The Arbitration Rules of this Sports Sponsorship Arbitration Committee are included in part N5200 of this manual with the permission of the partners at this Arbitration Institute. If the agreement is not a sporting event, you can still opt for dispute resolution via arbitration. Perhaps the Sports Sponsorship Arbitration Committee could even be chosen. If not, the following text could possibly be included in the agreement:

– All disputes that may arise as a result of this agreement, or from other agreements arising from it, will be settled by arbitration, to the exclusion of the ordinary courts.

To this end, an arbitration committee will be established, consisting of three people, whereby each of the parties will appoint an arbitrator and the two arbitrators thus appointed will jointly appoint a third arbitrator. A dispute is initiated by the most willing party, by notifying the other party by registered letter. The appointment of the arbitrators must be completed within one month after the dispute arose. The working methods of the arbitration committee are governed by the rules for arbitration by the Netherlands Arbitration Institute, as applicable at the time the dispute was submitted.
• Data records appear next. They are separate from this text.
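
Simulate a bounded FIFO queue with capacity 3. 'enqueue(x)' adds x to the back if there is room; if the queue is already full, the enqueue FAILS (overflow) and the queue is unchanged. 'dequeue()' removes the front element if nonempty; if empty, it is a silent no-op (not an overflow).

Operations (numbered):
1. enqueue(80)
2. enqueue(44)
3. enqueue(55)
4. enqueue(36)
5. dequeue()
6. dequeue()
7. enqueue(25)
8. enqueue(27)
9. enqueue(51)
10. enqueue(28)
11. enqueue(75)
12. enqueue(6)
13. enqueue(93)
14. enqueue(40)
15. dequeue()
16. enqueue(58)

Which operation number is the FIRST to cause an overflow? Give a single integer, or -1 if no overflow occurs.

1. enqueue(80): size=1
2. enqueue(44): size=2
3. enqueue(55): size=3
4. enqueue(36): size=3=cap → OVERFLOW (fail)
5. dequeue(): size=2
6. dequeue(): size=1
7. enqueue(25): size=2
8. enqueue(27): size=3
9. enqueue(51): size=3=cap → OVERFLOW (fail)
10. enqueue(28): size=3=cap → OVERFLOW (fail)
11. enqueue(75): size=3=cap → OVERFLOW (fail)
12. enqueue(6): size=3=cap → OVERFLOW (fail)
13. enqueue(93): size=3=cap → OVERFLOW (fail)
14. enqueue(40): size=3=cap → OVERFLOW (fail)
15. dequeue(): size=2
16. enqueue(58): size=3

Answer: 4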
– The costs of the arbitration and the enforcement of the award will be borne by the losing party, without prejudice to the authority of the arbitration committee to make a different allocation of costs.

– The arbitration committee must have reached a decision within one month of its institution, so that the time factor must be taken into account when exchanging any conclusions and determining a possible appearance.

– When appointing the arbitrators, both parties must take into account the required expertise of the arbitrators in relation to the dispute that has arisen.

12. In 4 of these explanations, attention has already been paid to the possibility that the organizer of the event must take into account the requirements of the national or international umbrella organization. Due to the fact that the sponsor must also be aware of these arrangements, so that the sponsor cannot cause problems with the organization at a later stage, if the positive effect for the sponsor is less than intended, it can also be important to attach these arrangements to the agreement to be concluded.

It also remains possible to refer to these regulations and explicitly state that the sponsor claims to be aware of these regulations.

It is also important that the sponsor is aware of the restrictive measures taken by the Dutch Government, which, based on the currently existing regulations at the European Broadcasting Union (EBU), will also be taken over by the latter organization. Precisely because sponsorship on television is much less possible in the Netherlands than in other countries, the sponsor should not be able to think that he will receive as much and as clear publicity as, for example, a sponsor in Spain or Italy, in which countries much more is possible.

If, as an organizer in the Netherlands, you are saddled with an EBU contract imposed from above, consultation at an early stage with the Dutch broadcasting agents is of great importance. Under the EBU agreements, Dutch television will have to supply the images, which will then be beamed to European countries. In order to be broadcast on Dutch television, the images must comply with or not conflict with the regulations regarding surreptitious advertising, for which reference is also made to the provisions of 6 of these explanatory notes. These restrictions must be taken into account when drawing up sponsorship packages and concluding sponsorship agreements. The regulations identified in this article may also imply restrictions on the freedom to use communication options. The mention of product or brand names is often prohibited if it concerns an article that is too general or if it concerns an article for which the regulations state that it cannot be the subject of sponsorship, at least not in the intended form.